The Symbian^3 OS on the Nokia N8 has three home screens that can be customised with live widgets.

Extra widgets can be downloaded from Nokia's Ovi Store. Though the Ovi Store has steadily improved since its release, it has far less apps than its competitors (about 13,000); there is still no official Symbian app for Twitter, eBay, PayPal or Dropbox (to name just a few). There is also a distinct lack of apps that have a 'wow' factor, such as 3D games, and the store itself isn't as easy to use as its competitors. Strangely, the Ovi Store isn't preloaded on the Nokia N8 — tapping the shortcut directs you to download and install the app.

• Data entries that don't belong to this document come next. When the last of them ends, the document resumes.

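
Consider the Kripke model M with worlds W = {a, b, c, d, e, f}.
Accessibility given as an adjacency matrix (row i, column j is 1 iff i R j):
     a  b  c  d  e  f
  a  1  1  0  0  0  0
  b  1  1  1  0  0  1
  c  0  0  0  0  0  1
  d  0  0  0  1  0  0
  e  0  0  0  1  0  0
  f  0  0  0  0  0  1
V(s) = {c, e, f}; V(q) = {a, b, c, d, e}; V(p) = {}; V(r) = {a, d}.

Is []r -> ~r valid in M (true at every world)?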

It's not all bad news: the preloaded Ovi Maps application includes a lifetime, free subscription to full turn-by-turn navigation, which is a nice feature considering you have to pay up to $100 for the same service on the iPhone and other smartphones. The upgraded music player is slicker than ever and displays albums in a similar "cover flow" style to the iPhone. The N8 handles multimedia better than a lot of smartphones we've tested, with sound quality a particular highlight, along with the range of file formats supported. But the entire user experience of the Nokia N8 ultimately leaves a sour taste in your mouth. The N8 is packed to brim with features and has the best camera we've ever seen on a smartphone, but this isn't enough to compete with slick and easy-to-use competitors. And that is truly a shame.

The Nokia N8 is available through all Australian carriers (Telstra, Optus and VHA) but is also sold through online store MobiCity.